Several questions pop up frequently in this community. It has been a while since I have weighed in on them. Here are my opinionated answers to the big three pre-op and post-op questions. My answers at six years post-op are heavily based on my life experiences and my life in the WLS community. They have definitely evolved over time.
Big 3 Pre-op WLS Questions
- Why won’t insurance pay for my WLS? This is a complicated question. Two factors largely influence your personal coverage. Your employer contracts with a health insurer on an annual or multi-year basis. They opt into coverage based on risk and cost. Actuaries have calculated the risk of serious illness based on obesity risk factors and priced the coverage accordingly. Your employer determines whether they are willing to add this cost to their insurance cost. Secondly, many employers see WLS as a temporary fix and not a permanent solution. They fail to carry this coverage based on this WLS and obesity prejudice.
- How much weight will I lose? WLS clinics promise a large weight loss in their advertisements. The slim person sells the dream that WLS will make the prospective patient look the same. The reality is that some people will lose a lot. Others will lose less. The average WLS patient loses 50-70% of their excess body weight. Keep in mind that is an average. Pre-ops need to focus more on how they will define success after WLS other than by the pounds on the scale.
- What surgery is the best? Bariatric surgery is evolving. WLS medical research over the decades is helping surgeons understand what works in sustaining weight loss. There is no one answer. This is something the pre-op need to discuss with their doctor and bariatric surgeon. Everyone’s bodies and lives are different. It is through the patient’s research and honest discussions with bariatric professionals that the person and surgeon together arrive at their best option. Keep in mind that the surgery is the tool to enable greater changes under the patient’s control.
Big 3 Post-op WLS Questions
- How do I stop weight regain? As I mentioned above, surgery is the tool that enables weight loss. It is the patient who needs to sustain weight loss. Make no mistake. The answers to this question are difficult. The standard bariatric diet needs to be followed. The patient needs to follow bariatric post-op guidelines. An active life helps keep the pounds down. All of these factors rely heavily on the patient breaking bad habits learned through life. It involves the patient making a commitment to change their life. The post-op needs to fully invest their energies and mindset into being a new person.
- Why is my life not what I expected after WLS? Each of us has dreams on what life will be after WLS. Many of our dreams are driven by images in the media. Those images of are slim people who are always happy. Losing weight does not always equate to happiness. Post-ops can struggle with poor body image. Years of being seen as somewhat of a social outcast remains in the back of their minds. Forging a new life after WLS takes work. It may take some professional counseling. Again, this is not an easy answer. It is one that the post-op needs to look deeply into the root causes and take the appropriate action.
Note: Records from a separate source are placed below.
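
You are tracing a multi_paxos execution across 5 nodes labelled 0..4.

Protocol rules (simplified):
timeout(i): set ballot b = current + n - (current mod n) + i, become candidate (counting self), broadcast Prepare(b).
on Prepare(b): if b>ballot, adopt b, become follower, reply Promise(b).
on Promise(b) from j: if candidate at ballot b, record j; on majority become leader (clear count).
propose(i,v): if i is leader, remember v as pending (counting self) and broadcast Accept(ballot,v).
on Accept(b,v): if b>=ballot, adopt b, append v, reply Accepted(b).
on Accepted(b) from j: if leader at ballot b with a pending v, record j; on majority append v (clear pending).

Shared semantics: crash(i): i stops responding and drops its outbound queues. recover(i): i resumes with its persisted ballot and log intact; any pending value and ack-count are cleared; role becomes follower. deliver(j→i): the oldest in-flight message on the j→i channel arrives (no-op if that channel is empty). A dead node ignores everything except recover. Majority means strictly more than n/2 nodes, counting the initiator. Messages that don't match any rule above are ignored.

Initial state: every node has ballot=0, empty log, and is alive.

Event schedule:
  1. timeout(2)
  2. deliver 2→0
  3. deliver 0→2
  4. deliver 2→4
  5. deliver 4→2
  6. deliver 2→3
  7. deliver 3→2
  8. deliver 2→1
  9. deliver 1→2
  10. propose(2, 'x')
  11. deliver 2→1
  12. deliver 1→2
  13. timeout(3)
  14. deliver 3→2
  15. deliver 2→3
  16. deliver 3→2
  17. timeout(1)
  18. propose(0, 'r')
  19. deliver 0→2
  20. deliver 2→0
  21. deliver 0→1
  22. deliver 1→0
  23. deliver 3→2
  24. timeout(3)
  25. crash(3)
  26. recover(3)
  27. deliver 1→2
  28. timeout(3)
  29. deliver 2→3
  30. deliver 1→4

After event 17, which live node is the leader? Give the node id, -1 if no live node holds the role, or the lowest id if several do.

e1 timeout(2): 2[cand,b=7,-]
e2 deliver 2→0: 0[foll,b=7,-]
e3 deliver 0→2: ·
e4 deliver 2→4: 4[foll,b=7,-]
e5 deliver 4→2: 2[lead,b=7,-]
e6 deliver 2→3: 3[foll,b=7,-]
e7 deliver 3→2: ·
e8 deliver 2→1: 1[foll,b=7,-]
e9 deliver 1→2: ·
e10 propose(2,'x'): ·
e11 deliver 2→1: 1[foll,b=7,x]
e12 deliver 1→2: ·
e13 timeout(3): 3[cand,b=13,-]
e14 deliver 3→2: 2[foll,b=13,-]
e15 deliver 2→3: ·
e16 deliver 3→2: ·
e17 timeout(1): 1[cand,b=11,x]

-1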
- My WLS failed. Will my insurance pay for a revision? My response to the first pre-op question, “Why won’t insurance pay for my WLS?” applies to this question. However, there is a twist to that response. It is true that the risk and cost associated with the risk is a determining factor. WLS prejudice is also rampant in this question. Revision surgery is seen by many as failing in WLS. Employers typically will not pay for a “second chance” at losing weight. Insurers and employers will pay for revision surgery when it is medically necessary. If the WLS failure puts the person at risk, it must be reversed for the person’s health and well-being. If your health related problems with your WLS are well documented and your health is genuinely at risk, you stand a better chance of having your revision surgery paid.